Mico é escrever errado!
O meu texto “’Miguxês’ não é língua”, que publiquei aqui e em meu blog há algum tempo, teve uma repercussão tão positiva que os comentários que ouvi pessoalmente ou por e-mail me incentivaram a trazer o tema à tona, agora por um outro prisma. Para a maioria dos adolescentes que estão no Orkut é “mico” escrever corretamente nos recados enviados aos amigos. Ao contrário, dizer “dolu vc”, “xaudade”, “bjinhus”, “d+” e outras pérolas do miguxês é considerado por eles estar na moda, ser “da hora”.
É possível compreender essa vocação da adolescência para a contestação, para querer ser diferente, ser do contra. Nesta história toda, o irônico é que ser diferente é fazer bom uso da Língua Portuguesa, é não assassinar a gramática.
Gosto, às vezes, de perambular pelo Orkut para observar exatamente esse aspecto. Quando vejo um recado de um adolescente escrito de forma correta chego a traçar um perfil básico dele só por isto. Dá para deduzir que seja um bom aluno, alguém de opinião própria e emocionalmente mais seguro. Exagero? Taí um bom mote para pesquisas...
Ser diferente é perceber os movimentos da moda, absorver os bons aspectos deles, mas jamais se render às suas armadilhas. Mico é escrever errado! É não ter vocabulário para transitar com desenvoltura por espaços diversos. É ser conhecido como o que fala errado, o que dá foras nas rodinhas de amigos. Mico, ou melhor, gorila é escrever uma redação na escola e o professor circular o texto inteiro diante de tantos erros.
Minha cunhada, que reside na Bahia, enviou um recado no Orkut para me cumprimentar pela crônica e para dizer o quanto tem sido difícil manter um diálogo com seus alunos pela internet. “Têm pessoas no Orkut – meus alunos, por exemplo – com as quais não consigo manter diálogo, por não entender. Acabo ficando ‘muda’ e ‘surda’, porém eles se defendem dizendo que falar dessa forma é que ‘é moderno’, ‘teen’ e ‘tá na moda’. Até hoje não entendi uma mensagem da filha adolescente de uma grande amiga”, mencionou.
Outra amiga baiana, que é professora de Português e também leu o meu texto, contou que certa vez duas primas adolescentes chegaram a lhe perguntar por que ela escrevia tão certinho no Orkut. “Algumas vezes cheguei a sugerir a elas que escrevessem em português, pois eu não entendia nada e, consequentemente, não havia comunicação. A situação é tão preocupante que mesmo pessoas com acesso à educação acabam se influenciando tanto que não conseguem distinguir mais em quais situações elas podem usar tal variação. Tive uma experiência ano passado com alunos do Ensino Médio que utilizavam vários termos do ‘internetês’ em dissertações. Dá para acreditar?”
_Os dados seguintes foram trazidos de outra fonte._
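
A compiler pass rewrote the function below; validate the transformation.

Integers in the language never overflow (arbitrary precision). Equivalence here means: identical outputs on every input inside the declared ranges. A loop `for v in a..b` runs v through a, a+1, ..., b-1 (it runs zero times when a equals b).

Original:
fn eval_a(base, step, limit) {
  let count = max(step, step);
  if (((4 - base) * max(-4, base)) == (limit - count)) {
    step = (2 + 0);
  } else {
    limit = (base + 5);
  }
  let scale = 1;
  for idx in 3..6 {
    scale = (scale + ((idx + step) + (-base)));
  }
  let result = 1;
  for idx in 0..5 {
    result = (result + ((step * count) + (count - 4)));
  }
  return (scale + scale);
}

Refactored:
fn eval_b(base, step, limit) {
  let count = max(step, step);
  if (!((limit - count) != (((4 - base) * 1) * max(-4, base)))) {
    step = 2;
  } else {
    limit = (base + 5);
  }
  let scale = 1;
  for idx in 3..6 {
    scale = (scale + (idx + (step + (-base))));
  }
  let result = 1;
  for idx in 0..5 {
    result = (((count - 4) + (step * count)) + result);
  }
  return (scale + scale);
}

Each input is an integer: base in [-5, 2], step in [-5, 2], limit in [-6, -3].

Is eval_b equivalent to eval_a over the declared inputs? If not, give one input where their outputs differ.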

Depoimentos como esses, cada vez mais comuns entre professores e pais, revelam um problema bem mais abrangente do que um simples jeito errado de escrever a Língua Portuguesa. Mostram o desdém que as novas gerações vêm tendo com os adultos do seu convívio. Ficou para trás o tempo em que um adolescente respondia a um “bom dia” do professor assim que este entrava na sala. É mais do que um entrave de comunicação. Ou não?